Direct Sums and Tensor Products

Abstract

The direct sum of a countable family of Hilbert spaces \(\mathcal{H}_i\), \(i \in \mathbb{N}\), over the same field, is defined as the set of all sequences x _i with \(x_i \in \mathcal{H}_i\) for all i such that \(\sum_{i=1}^{\infty} \left\Vert{x_i}\right\Vert_i^2 < \infty\) where \(\left\Vert{\cdot}\right\Vert_i\) denotes the norm in \(\mathcal{H}_i\). The vector space structure and the inner product are defined “component-wise” on this space of sequences. The second section gives first the construction of the (algebraic) tensor product of two vector spaces.
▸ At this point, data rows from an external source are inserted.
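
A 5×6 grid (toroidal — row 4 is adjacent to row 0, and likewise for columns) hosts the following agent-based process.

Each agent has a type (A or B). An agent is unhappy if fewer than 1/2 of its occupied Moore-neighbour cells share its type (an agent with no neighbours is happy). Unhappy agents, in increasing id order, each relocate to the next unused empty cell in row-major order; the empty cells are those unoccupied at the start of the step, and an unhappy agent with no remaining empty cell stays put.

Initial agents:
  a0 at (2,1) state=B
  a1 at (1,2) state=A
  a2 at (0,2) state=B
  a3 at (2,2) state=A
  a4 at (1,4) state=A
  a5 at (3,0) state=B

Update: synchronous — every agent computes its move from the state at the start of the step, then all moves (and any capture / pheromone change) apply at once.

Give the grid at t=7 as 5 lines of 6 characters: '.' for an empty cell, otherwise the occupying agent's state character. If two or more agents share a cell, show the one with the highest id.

t=1: a0@(0,0):B a1@(0,1):A a2@(0,3):B a3@(2,2):A a4@(1,4):A a5@(3,0):B
t=2: a0@(0,2):B a1@(0,4):A a2@(0,5):B a3@(2,2):A a4@(1,0):A a5@(3,0):B
t=3: a0@(0,2):B a1@(0,0):A a2@(0,1):B a3@(2,2):A a4@(0,3):A a5@(3,0):B
t=4: a0@(0,2):B a1@(0,4):A a2@(0,1):B a3@(2,2):A a4@(0,5):A a5@(3,0):B
t=5: (unchanged — steady state)

.BB.AA
......
..A...
B.....
......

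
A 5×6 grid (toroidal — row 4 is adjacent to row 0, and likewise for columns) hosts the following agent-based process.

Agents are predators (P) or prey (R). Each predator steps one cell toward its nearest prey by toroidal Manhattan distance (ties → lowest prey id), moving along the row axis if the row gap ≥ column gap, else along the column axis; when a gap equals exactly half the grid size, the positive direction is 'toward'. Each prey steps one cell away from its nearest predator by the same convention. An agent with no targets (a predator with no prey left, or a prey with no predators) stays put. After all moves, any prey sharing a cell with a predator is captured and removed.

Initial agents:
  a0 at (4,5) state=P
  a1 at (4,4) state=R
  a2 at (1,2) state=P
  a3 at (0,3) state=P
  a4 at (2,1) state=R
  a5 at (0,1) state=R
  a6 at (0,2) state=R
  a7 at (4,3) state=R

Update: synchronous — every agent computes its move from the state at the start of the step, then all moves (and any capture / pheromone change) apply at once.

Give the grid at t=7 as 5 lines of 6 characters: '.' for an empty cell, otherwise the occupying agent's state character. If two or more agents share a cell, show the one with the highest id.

......
......
.R.R..
.RR...
..PP..

t=1: a0@(4,4):P a1@(4,3):R a2@(0,2):P a3@(0,2):P a4@(3,1):R a5@(4,1):R a6@(4,2):R a7@(3,3):R
t=2: a0@(4,3):P a2@(4,2):P a3@(4,2):P a4@(2,1):R a5@(3,1):R a6@(3,2):R a7@(2,3):R
t=3: a0@(3,3):P a2@(3,2):P a3@(3,2):P a4@(1,1):R a5@(2,1):R a6@(2,2):R a7@(1,3):R
t=4: a0@(2,3):P a2@(2,2):P a3@(2,2):P a4@(0,1):R a5@(1,1):R a6@(1,2):R a7@(0,3):R
t=5: a0@(1,3):P a2@(1,2):P a3@(1,2):P a4@(4,1):R a5@(0,1):R a6@(0,2):R a7@(4,3):R
t=6: a0@(0,3):P a2@(0,2):P a3@(0,2):P a4@(3,1):R a5@(4,1):R a6@(4,2):R a7@(3,3):R
t=7: a0@(4,3):P a2@(4,2):P a3@(4,2):P a4@(2,1):R a5@(3,1):R a6@(3,2):R a7@(2,3):R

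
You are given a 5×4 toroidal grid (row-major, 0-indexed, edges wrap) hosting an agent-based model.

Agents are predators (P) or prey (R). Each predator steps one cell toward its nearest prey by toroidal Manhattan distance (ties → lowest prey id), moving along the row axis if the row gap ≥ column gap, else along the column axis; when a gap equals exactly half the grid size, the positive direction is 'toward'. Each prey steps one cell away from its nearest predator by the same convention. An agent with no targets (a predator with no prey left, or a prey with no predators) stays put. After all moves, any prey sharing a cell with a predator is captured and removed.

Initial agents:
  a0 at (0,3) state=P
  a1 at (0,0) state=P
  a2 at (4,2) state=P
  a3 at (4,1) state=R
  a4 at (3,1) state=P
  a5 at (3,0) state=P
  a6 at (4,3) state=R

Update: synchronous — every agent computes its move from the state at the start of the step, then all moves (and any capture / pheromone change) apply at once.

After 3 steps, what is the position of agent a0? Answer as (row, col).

(2, 3)

t=1: a0@(4,3):P a1@(4,0):P a2@(4,1):P a4@(4,1):P a5@(4,0):P a6@(3,3):R
t=2: a0@(3,3):P a1@(3,0):P a2@(4,2):P a4@(4,2):P a5@(3,0):P a6@(2,3):R
t=3: a0@(2,3):P a1@(2,0):P a2@(3,2):P a4@(3,2):P a5@(2,0):P a6@(1,3):R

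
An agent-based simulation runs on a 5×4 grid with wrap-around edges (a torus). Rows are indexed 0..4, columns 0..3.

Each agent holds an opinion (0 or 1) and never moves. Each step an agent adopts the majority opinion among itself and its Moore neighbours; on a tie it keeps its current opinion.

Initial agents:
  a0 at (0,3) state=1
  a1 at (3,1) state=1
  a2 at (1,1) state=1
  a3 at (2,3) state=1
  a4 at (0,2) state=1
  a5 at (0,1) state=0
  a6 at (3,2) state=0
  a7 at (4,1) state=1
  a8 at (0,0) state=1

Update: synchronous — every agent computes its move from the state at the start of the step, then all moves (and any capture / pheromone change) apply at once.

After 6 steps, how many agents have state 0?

0

t=1: a0@(0,3):1 a1@(3,1):1 a2@(1,1):1 a3@(2,3):1 a4@(0,2):1 a5@(0,1):1 a6@(3,2):1 a7@(4,1):1 a8@(0,0):1
t=2: (unchanged — steady state)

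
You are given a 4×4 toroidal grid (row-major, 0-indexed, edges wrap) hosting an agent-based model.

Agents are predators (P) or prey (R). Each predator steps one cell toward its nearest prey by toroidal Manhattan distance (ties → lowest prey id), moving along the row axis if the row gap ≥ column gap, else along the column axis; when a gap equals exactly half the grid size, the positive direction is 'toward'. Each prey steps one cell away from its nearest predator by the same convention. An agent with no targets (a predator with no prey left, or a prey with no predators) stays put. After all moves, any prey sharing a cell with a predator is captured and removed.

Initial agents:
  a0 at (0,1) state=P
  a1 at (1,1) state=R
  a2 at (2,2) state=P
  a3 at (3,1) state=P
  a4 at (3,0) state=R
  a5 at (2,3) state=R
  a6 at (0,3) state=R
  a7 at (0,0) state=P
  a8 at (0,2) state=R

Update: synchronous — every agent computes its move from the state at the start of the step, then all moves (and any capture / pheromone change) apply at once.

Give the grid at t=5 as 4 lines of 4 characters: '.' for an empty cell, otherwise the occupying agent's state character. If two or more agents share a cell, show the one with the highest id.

....
.P..
.R.P
...R

t=1: a0@(1,1):P a1@(2,1):R a2@(2,3):P a3@(3,0):P a4@(3,3):R a5@(2,0):R a6@(0,2):R a7@(3,0):P a8@(0,3):R
t=2: a0@(2,1):P a1@(3,1):R a2@(3,3):P a3@(3,3):P a4@(0,3):R a6@(3,2):R a7@(3,3):P
t=3: a0@(3,1):P a1@(0,1):R a2@(0,3):P a3@(0,3):P a4@(1,3):R a7@(0,3):P
t=4: a0@(0,1):P a1@(1,1):R a2@(1,3):P a3@(1,3):P a4@(2,3):R a7@(1,3):P
t=5: a0@(1,1):P a1@(2,1):R a2@(2,3):P a3@(2,3):P a4@(3,3):R a7@(2,3):P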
When these vector spaces are actually Hilbert spaces \(\mathcal{H}_i\), \(i=1,2\) an inner product \(\langle \cdot,\cdot \rangle\) is defined on the algebraic tensor product \(\mathcal{H}_1\otimes\mathcal{H}_2\) by linear extension of the rule \(\langle x_1\otimes x_2,y_1\otimes y_2 \rangle =\langle x_1,y_1\rangle_1 \langle x_2,y_2\rangle_2\) for all \(x_i, y_i \in \mathcal{H}_i\), where \(\langle \cdot,\cdot\rangle_i\) denotes the inner product in \(\mathcal{H}_i\). The completion of this inner product space is called the tensor product of the given Hilbert spaces. This completion is described explicitly in the case that the given Hilbert spaces are separable. And there is a straight forward extension to the case of more than two factors. As an illustration of the application of direct sums and tensor products in quantum physics the state spaces of a particle with spin and the state space of multiparticle systems are discussed (the Boson Fock space and the Fermion Fock space).